La brèche de Coste Rouge offre un terrain bien péteux, on contourne un n-ième gendarme rouge, Antoine lâche un "je commence à comprendre pourquoi les gens s'arrêtent à la Centrale !". Les gendarmes en rochers brisés et les vires délicates se suivent, c'est interminable !

Il est 18h, nous en sommes donc à 14h de course, et nous n'avons toujours pas vu d'emplacement de bivouac digne de ce nom ! A vrai dire, les traces de passage sont même invisibles, nous sommes immergés dans l'"Oisans Sauvage". Je commence à m'imaginer passer la nuit assis sur une mauvaise vire...

Mais vers 18h45, à plus de 3900 m d'altitude, nous trouvons finalement un bel emplacement de bivouac sous un "sommet en ruine" (dixit le topo). Soulagement... mais pas le tems de se reposer, il faut redescendre chercher une réserve de neige pour faire fondre de l'eau, préparer la soupe, réhydrater les plats lyophilisés...

Vers 20h30, nous pouvons finalement gagner nos duvets. Pour ma part, je m'écroule comme une masse avant même le coucher du soleil !

Au milieu de la nuit, je jette un oeil au travers de la minuscule ouverture de mon sac de couchage, cocon de protection face au petit vent frais qui ne nous a pas lâché depuis l'Orientale. Sous un tapis d'étoiles, rapide coup d'oeil à droite : bonne nouvelle, Antoine est toujours là, il n'a pas roulé 1000 mètres plus bas... "BIVOUAC : CHECK !"
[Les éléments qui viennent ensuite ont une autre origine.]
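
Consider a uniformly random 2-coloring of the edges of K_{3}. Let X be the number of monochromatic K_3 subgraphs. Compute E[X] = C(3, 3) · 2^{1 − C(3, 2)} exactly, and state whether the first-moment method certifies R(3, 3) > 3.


E[X] = C(3, 3) · 2^{1 − 3} = 1 · 2^{−2} = 1/4.
As a reduced fraction: E[X] = 1/4 ≈ 0.25000.
Is E[X] < 1? YES.
Since E[X] < 1, there exists a 2-coloring of K_{3} with no monochromatic K_3; hence R(3, 3) > 3.

E[X] = 1/4 ≈ 0.25000; E[X] < 1, so R(3, 3) > 3.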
Après une bonne nuit de sommeil, j'ouvre les yeux vers 7h :

- "Ah tiens, il fait déjà jour !

- Ca fait 2 heures qu'il fait jour mais toujours pas de soleil !"

Confortablement installés dans notre nid haut perché, nous assistons à un lever de soleil magique en attendant patiemment que l'atmosphère se réchauffe...

Peu avant 9h, nous repartons, toujours sur un fil plus ou moins brisé. Vire descendante franchement exposée, dièdre, dalle fissurée, desescalade... nous voici au pied de la cheminée finale, englacée dans sa partie basse. Ce final est enfin en bon rocher, dans une superbe ambiance aérienne : on en redemanderait presque !!! Et nous voici finalement au sommet vers 10h45 : "AILEFROIDE OCCIDENTALE : CHECK !"

Mais la course n'est pas terminée, il faut continuer encore longuement sur l'arête, avant de basculer en versant sud... Mais où ? C'est loin d'être évident. Nous faisons une première tentative dans un terrain franchement pourri, avant de nous rendre compte que nous sommes descendus trop tôt. Traversée à droite, descente de pentes neigeuses, desescalade... nous rejoignons finalement le névé suspendu de la face sud, où un couloir nous mène à un relais. Deux rappels sur d'antiques pitons nous conduisent une quinzaine de mètres au-dessus du glacier, à proximité de la Brèche des Frères Chamois. Antoine cravate un dernier relais (piton neuf + petit câblé), sans doute ajouté pour s'adapter au retrait glaciaire.

- " Euh, là, si un point pète, tu finis en bas...

- Bof, de toute façon, un câblé, ça tient toujours !"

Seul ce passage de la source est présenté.